Reconstruction remains one of the most contentious topics in American history. For a number of years, historians argued that Reconstruction had been counterproductive and had negatively impacted black-white relations in the South. And while a later school of historians offered a more sympathetic reassessment of Reconstruction’s intentions, former myths remain prevalent among laypeople. Unlike the Civil War itself, the accomplishments of Reconstruction remain unsettled more than 130 years after the fact.
American History professor and author of numerous articles on the subject, Fitzgerald steps into this divisive arena in Splendid Failure: Postwar Reconstruction in the American South. The title itself may seem to give Fitzgerald’s stance away, but his narrative of the events that comprise Reconstruction is far too complex for a single position. Many elements—a social structure that had originated in the antebellum South, presumptions by both the Republican congress and Northern public, and individual ambition—created unstable alliances during Reconstruction. Further complicating matters, Northern commitment to Reconstruction waned as time passed, while white Southern compliance could never be taken at face value.

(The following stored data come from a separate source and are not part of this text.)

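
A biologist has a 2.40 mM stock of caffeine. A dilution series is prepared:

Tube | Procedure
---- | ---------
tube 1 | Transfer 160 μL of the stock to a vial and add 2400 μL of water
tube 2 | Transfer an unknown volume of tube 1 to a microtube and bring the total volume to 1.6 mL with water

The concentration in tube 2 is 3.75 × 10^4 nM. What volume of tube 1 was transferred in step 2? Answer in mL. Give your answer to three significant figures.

Step 1: 160 μL + 2400 μL = 2560 μL total → factor 2560/160 = 16
Step 2: v brought to 1.6 mL → factor = 1.6 mL/v
Product of known-step factors = 16
Overall factor = 2.40 mM / (3.75 × 10^4 nM) = 64
Step-2 factor = 64 / 16 = 4
v = 1.6 mL / 4 = 0.400 mL

0.400 mL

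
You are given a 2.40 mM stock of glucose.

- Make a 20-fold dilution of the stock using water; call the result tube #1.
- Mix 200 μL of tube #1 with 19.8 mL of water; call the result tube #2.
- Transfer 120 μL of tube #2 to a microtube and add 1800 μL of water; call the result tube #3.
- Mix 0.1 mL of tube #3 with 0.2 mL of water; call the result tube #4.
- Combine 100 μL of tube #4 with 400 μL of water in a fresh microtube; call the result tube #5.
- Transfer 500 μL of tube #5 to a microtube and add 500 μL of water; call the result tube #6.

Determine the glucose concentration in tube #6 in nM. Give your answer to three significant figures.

Step 1: 20-fold → factor 20
Step 2: 200 μL + 19.8 mL = 20000 μL total → factor 20000/200 = 100
Step 3: 120 μL + 1800 μL = 1920 μL total → factor 1920/120 = 16
Step 4: 0.1 mL + 0.2 mL = 0.3 mL total → factor 0.3/0.1 = 3
Step 5: 100 μL + 400 μL = 500 μL total → factor 500/100 = 5
Step 6: 500 μL + 500 μL = 1000 μL total → factor 1000/500 = 2
Overall dilution factor = 20 × 100 × 16 × 3 × 5 × 2 = 9.6 × 10^5
Final = 2.40 mM / 9.6 × 10^5 = 2.500 × 10^-6 mM = 2.50 nM

2.50 nM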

Initially, Fitzgerald notes that continued resistance in the South following the Civil War spurred a more radical response than originally considered by Congress. Both President Andrew Johnson’s policies and a series of black codes in the South led Congressional moderates to join with radicals. While the Northern public had considered African-American enfranchisement too radical at first, it was deemed the most efficient way to achieve a balance of power in the South. Fitzgerald argues convincingly that it was Southern leadership, not the Radical Republicans, that shaped Reconstruction policy.

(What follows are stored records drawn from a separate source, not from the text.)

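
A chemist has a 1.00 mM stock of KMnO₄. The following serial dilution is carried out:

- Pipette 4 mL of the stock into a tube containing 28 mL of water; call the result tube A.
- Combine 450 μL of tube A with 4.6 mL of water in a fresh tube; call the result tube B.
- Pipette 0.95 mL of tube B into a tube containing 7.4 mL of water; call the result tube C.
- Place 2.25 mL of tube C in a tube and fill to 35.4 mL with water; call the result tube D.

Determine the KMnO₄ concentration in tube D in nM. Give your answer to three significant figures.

80.5 nM

Step 1: 4 mL + 28 mL = 32 mL total → factor 32/4 = 8
Step 2: 450 μL + 4.6 mL = 5050 μL total → factor 5050/450 = 11.222
Step 3: 0.95 mL + 7.4 mL = 8.35 mL total → factor 8.35/0.95 = 8.7895
Step 4: 2.25 mL brought to 35.4 mL → factor 35.4/2.25 = 15.733
Overall dilution factor = 8 × 11.222 × 8.7895 × 15.733 = 12415
Final = 1.00 mM / 12415 = 8.055 × 10^-5 mM = 80.5 nM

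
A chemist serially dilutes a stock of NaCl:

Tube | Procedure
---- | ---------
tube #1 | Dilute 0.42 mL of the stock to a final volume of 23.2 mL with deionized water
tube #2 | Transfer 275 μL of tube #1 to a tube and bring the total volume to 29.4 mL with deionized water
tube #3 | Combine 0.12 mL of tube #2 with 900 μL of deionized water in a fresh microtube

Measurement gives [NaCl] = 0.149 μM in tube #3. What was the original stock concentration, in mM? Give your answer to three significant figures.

Step 1: 0.42 mL brought to 23.2 mL → factor 23.2/0.42 = 55.238
Step 2: 275 μL brought to 29.4 mL → factor 29400/275 = 106.91
Step 3: 0.12 mL + 900 μL = 1.02 mL total → factor 1.02/0.12 = 8.5
Overall dilution factor = 55.238 × 106.91 × 8.5 = 50196
Stock = 0.149 μM × 50196 = 7479 μM = 7.48 mM

7.48 mM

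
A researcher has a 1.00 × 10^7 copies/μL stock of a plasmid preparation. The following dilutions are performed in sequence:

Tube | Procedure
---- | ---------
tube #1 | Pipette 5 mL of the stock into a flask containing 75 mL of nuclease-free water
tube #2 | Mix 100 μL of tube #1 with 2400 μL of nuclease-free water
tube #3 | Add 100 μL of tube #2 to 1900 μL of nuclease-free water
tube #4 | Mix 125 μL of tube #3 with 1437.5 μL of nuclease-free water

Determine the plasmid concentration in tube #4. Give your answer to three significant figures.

100 copies/μL

Step 1: 5 mL + 75 mL = 80 mL total → factor 80/5 = 16
Step 2: 100 μL + 2400 μL = 2500 μL total → factor 2500/100 = 25
Step 3: 100 μL + 1900 μL = 2000 μL total → factor 2000/100 = 20
Step 4: 125 μL + 1437.5 μL = 1562.5 μL total → factor 1562.5/125 = 12.5
Overall dilution factor = 16 × 25 × 20 × 12.5 = 1 × 10^5
Final = 1.00 × 10^7 copies/μL / 1 × 10^5 = 100 copies/μL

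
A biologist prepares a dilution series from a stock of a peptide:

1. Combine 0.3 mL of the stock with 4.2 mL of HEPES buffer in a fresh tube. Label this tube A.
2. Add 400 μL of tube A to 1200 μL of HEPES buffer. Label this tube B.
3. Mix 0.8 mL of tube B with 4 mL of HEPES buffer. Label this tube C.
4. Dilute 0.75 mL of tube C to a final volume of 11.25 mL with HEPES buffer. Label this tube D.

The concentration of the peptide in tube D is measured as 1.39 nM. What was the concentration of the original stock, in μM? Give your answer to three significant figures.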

Fitzgerald also offers a solid understanding of the intricacy of social relationships in the South after 1865. As Reconstruction continued, the Republican Party struggled to build a majority in the South. Eventually, the party emphasized railroad development, a policy that united freed people and ex-Whigs while also appealing to Northern supporters. Unfortunately, a number of states incurred large debts and bribery was rampant. As the reality of the fiasco set in, many blamed black legislatures for the mismanagement. Fitzgerald persuasively argues that these accusations were unfairly balanced.

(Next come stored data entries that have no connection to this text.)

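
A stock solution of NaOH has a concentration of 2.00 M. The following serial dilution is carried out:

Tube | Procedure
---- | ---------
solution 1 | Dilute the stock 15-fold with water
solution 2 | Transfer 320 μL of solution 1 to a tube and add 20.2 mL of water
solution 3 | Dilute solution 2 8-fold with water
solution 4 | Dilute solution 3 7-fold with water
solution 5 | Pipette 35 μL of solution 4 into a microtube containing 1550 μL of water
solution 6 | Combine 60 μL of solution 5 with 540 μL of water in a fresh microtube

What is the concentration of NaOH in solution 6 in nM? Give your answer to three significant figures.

82.0 nM

Step 1: 15-fold → factor 15
Step 2: 320 μL + 20.2 mL = 20520 μL total → factor 20520/320 = 64.125
Step 3: 8-fold → factor 8
Step 4: 7-fold → factor 7
Step 5: 35 μL + 1550 μL = 1585 μL total → factor 1585/35 = 45.286
Step 6: 60 μL + 540 μL = 600 μL total → factor 600/60 = 10
Overall dilution factor = 15 × 64.125 × 8 × 7 × 45.286 × 10 = 2.4393 × 10^7
Final = 2.00 M / 2.4393 × 10^7 = 8.199 × 10^-8 M = 82.0 nM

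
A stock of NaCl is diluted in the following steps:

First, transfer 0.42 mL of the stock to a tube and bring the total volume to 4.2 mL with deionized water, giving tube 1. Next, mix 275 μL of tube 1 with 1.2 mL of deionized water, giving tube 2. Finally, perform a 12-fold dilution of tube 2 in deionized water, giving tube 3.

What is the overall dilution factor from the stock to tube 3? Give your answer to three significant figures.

644

Step 1: 0.42 mL brought to 4.2 mL → factor 4.2/0.42 = 10
Step 2: 275 μL + 1.2 mL = 1475 μL total → factor 1475/275 = 5.3636
Step 3: 12-fold → factor 12
Overall dilution factor = 10 × 5.3636 × 12 = 643.64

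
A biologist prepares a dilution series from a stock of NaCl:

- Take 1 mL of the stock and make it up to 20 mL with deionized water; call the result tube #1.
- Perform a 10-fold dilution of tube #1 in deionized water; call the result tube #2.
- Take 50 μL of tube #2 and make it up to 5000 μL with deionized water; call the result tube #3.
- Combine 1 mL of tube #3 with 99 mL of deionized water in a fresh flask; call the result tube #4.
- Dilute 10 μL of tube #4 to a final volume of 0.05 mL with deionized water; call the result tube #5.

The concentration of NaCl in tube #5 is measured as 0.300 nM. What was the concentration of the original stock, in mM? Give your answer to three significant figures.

Step 1: 1 mL brought to 20 mL → factor 20/1 = 20
Step 2: 10-fold → factor 10
Step 3: 50 μL brought to 5000 μL → factor 5000/50 = 100
Step 4: 1 mL + 99 mL = 100 mL total → factor 100/1 = 100
Step 5: 10 μL brought to 0.05 mL → factor 50/10 = 5
Overall dilution factor = 20 × 10 × 100 × 100 × 5 = 1 × 10^7
Stock = 0.300 nM × 1 × 10^7 = 3.000 × 10^6 nM = 3.00 mM

3.00 mM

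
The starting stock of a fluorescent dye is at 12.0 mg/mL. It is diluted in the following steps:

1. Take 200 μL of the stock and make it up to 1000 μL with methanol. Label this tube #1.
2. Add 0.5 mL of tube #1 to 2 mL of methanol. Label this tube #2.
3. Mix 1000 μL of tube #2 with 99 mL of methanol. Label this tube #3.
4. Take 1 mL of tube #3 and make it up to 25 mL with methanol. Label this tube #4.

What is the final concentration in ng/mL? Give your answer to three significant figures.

192 ng/mL

Step 1: 200 μL brought to 1000 μL → factor 1000/200 = 5
Step 2: 0.5 mL + 2 mL = 2.5 mL total → factor 2.5/0.5 = 5
Step 3: 1000 μL + 99 mL = 1 × 10^5 μL total → factor 1 × 10^5/1000 = 100
Step 4: 1 mL brought to 25 mL → factor 25/1 = 25
Overall dilution factor = 5 × 5 × 100 × 25 = 62500
Final = 12.0 mg/mL / 62500 = 0.0001920 mg/mL = 192 ng/mL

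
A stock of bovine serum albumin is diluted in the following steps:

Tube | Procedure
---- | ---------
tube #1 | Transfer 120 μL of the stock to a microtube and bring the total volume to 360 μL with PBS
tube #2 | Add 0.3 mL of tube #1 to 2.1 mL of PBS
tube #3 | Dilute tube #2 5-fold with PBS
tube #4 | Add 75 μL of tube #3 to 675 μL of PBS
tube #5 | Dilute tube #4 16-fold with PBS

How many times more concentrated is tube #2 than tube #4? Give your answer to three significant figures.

Step 1: 120 μL brought to 360 μL → factor 360/120 = 3
Step 2: 0.3 mL + 2.1 mL = 2.4 mL total → factor 2.4/0.3 = 8
Step 3: 5-fold → factor 5
Step 4: 75 μL + 675 μL = 750 μL total → factor 750/75 = 10
Dilution factor to tube #2 = 24; to tube #4 = 1200
[tube #2]/[tube #4] = (factor to tube #4)/(factor to tube #2) = 1200/24 = 50.0

50.0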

While multiple problems remained throughout Reconstruction, Fitzgerald documents important gains for African Americans and even a general acceptance of these gains by Southern whites. Although the South was hardly egalitarian after war, and while terrorist organizations like the Ku Klux Klan remained active, black Southerners voted, held local and national office, and had greater access to education and land. It was easy to mistake these gains as permanent on the eve of U.S. Grant’s landslide reelection in 1872. But a series of events, beginning with the depression of 1873 and followed by a Democratic sweep of the House in 1874, would harshly rearrange the nation’s politics. Splendid Failure offers a dense, thoughtful reconsideration of these turbulent events and their results.